Richardson’s unwavering conservatism caused a liberal backlash, led by the Progressive Voters League and resulting in the candidacy of Berkeley Republican Clement C. Young in the gubernatorial election of 1926. A former teacher turned businessperson, Young entered politics, serving as assembly speaker and lieutenant governor before campaigning for the state’s highest office. His progressive platform called for governmental efficiency, highwaybuilding, development of hydroelectric power and water delivery systems, and conservation. Richardson campaigned on a platform calling for government austerity. Young barely won nomination over the incumbent, Richardson, but went on to win the general election decisively.

Imbued with progressive intentions, Young was able to undo some of Richardson’s most reactionary policies. Government aid to the needy and physically handicapped was provided. America’s first state-sponsored old-age pension law was passed. Conservation and public parks were supported. These achievements made progressives happy, but they strongly opposed the Young administration’s roll-back of regulations allowing the proliferation of branches of the California-based Bank of Italy. Such proliferation triggered progressives’ fears of a banking monopoly in the making; in California and throughout the nation these reformers battled trusts in order to extend economic opportunity to entrepreneurs and prevent corporate domination of politics.

Young lost his bid for reelection in 1930 due to the split in the prohibitionist vote between him and another “dry” candidate in the Republican primary. The split resulted in the party’s nomination going to James (“Sunny Jim”) Rolph, Jr., a “wet,” as antiprohibitionists were called. A conservative Republican, Rolph went on to win the governorship in the November general election.

Aside from such splits within Republican ranks, there were both demographic and structural factors specific to California that helped ensure a pro-business, conservative cast to the state’s politics in the 1920s. Midwestern newcomers to southern California, whose population led the state after 1920, were markedly traditional in religious and political matters. What drew them to the Southland? A leading journalist of the time, Bruce Bliven, noted that many of these newcomers were retirees who had farmed the prairies most of their lives. “[G]narled and weather-worn, exhausted by the long struggle against [Midwestern] cyclones, blizzards, drought, locusts and low prices,” they sold their farms and came to southern California where the climate was so wonderful that “no one ever dies.” The growing numbers of these and others coming into the Golden State gave new emphasis to the issue of political representation in Sacramento.

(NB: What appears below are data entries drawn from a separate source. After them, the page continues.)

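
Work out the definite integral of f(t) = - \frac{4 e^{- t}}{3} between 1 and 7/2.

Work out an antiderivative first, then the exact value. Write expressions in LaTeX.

Any candidate F(t) must reproduce f(t) exactly when differentiated.
F(t) = \frac{4 e^{- t}}{3} is an antiderivative of f.
Check: d/dt[\frac{4 e^{- t}}{3}] = - \frac{4 e^{- t}}{3} = f(t).
F(7/2) = \frac{4}{3 e^{\frac{7}{2}}}; F(1) = \frac{4}{3 e}.
Integral = F(7/2) - F(1) = - \frac{4}{3 e} + \frac{4}{3 e^{\frac{7}{2}}}.

Antiderivative: F(t) = \frac{4 e^{- t}}{3}; value = - \frac{4}{3 e} + \frac{4}{3 e^{\frac{7}{2}}}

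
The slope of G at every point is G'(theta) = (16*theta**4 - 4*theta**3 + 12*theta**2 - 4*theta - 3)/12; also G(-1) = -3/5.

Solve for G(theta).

Whatever form G(theta) takes, its d/dtheta must return the stated G'(theta).
A general antiderivative is 4*theta**5/15 - theta**4/12 + theta**3/3 - theta**2/6 - theta/4 + C.
The condition gives C = -3/5 - (-3/5) = 0.
So G(theta) = 4*theta**5/15 - theta**4/12 + theta**3/3 - theta**2/6 - theta/4.
Check: d/dtheta[4*theta**5/15 - theta**4/12 + theta**3/3 - theta**2/6 - theta/4] = 4*theta**4/3 - theta**3/3 + theta**2 - theta/3 - 1/4, which equals G'(theta).

G(theta) = 4*theta**5/15 - theta**4/12 + theta**3/3 - theta**2/6 - theta/4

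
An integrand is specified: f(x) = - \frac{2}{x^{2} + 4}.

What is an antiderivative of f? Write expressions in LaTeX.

An antiderivative is F(x) = - \operatorname{atan}{\left(\frac{x}{2} \right)}.

Whatever form F(x) takes, F'(x) = f(x) is non-negotiable.
Check: d/dx[- \operatorname{atan}{\left(\frac{x}{2} \right)}] = - \frac{2}{x^{2} + 4} = f(x).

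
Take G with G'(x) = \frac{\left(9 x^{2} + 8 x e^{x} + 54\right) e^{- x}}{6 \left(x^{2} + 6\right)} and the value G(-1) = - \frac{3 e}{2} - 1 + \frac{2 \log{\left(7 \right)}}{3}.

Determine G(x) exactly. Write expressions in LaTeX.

G(x) = \frac{\left(4 e^{x} \log{\left(x^{2} + 6 \right)} - 6 e^{x} - 9\right) e^{- x}}{6}

A first test for any G(x): its x-derivative must equal the given G'(x).
A general antiderivative is \frac{2 \log{\left(x^{2} + 6 \right)}}{3} - \frac{3 e^{- x}}{2} + C.
The condition gives C = - \frac{3 e}{2} - 1 + \frac{2 \log{\left(7 \right)}}{3} - (- \frac{3 e}{2} + \frac{2 \log{\left(7 \right)}}{3}) = -1.
So G(x) = \frac{\left(4 e^{x} \log{\left(x^{2} + 6 \right)} - 6 e^{x} - 9\right) e^{- x}}{6}.
Check: d/dx[\frac{\left(4 e^{x} \log{\left(x^{2} + 6 \right)} - 6 e^{x} - 9\right) e^{- x}}{6}] = \frac{9 x^{2} + 8 x e^{x} + 54}{6 x^{2} e^{x} + 36 e^{x}}, which equals G'(x).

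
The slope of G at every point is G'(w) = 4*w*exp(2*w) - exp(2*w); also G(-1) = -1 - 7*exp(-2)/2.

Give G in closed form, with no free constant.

G(w) = (4*w*exp(2*w) - 3*exp(2*w) - 2)/2

G'(w) has the shape u'v + uv' for u = 2*w - 3/2 and v = exp(2*w) — it is the derivative of the product u*v.
A general antiderivative is (4*w - 3)*exp(2*w)/2 + C.
The condition gives C = -1 - 7*exp(-2)/2 - (-7*exp(-2)/2) = -1.
So G(w) = (4*w*exp(2*w) - 3*exp(2*w) - 2)/2.
Check: d/dw[(4*w*exp(2*w) - 3*exp(2*w) - 2)/2] = 4*w*exp(2*w) - exp(2*w) = G'(w).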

Structurally, in the face of southern Californians’ growing discontent over their region’s underrepresentation in the state legislature, voters considered two opposing initiatives, framed as constitutional amendments on the 1926 ballot. Both measures dealt with the apportionment of seats in the Sacramento legislature. One initiative, designated “the federal plan,” called for the apportionment of the assembly on the basis of population and of the senate on the basis of counties. Accordingly, no county could have more than one senator and no senator could represent more than three counties. The other initiative, officially known as the All Parties proposal, provided for the apportionment of seats in both houses of the legislature on the basis of population. Supported by powerful growers and San Francisco business interests, the federal plan won adoption. Consequently, southern California continued to be underrepresented in the state legislature for another four decades and conservatives consolidated their hold on state politics.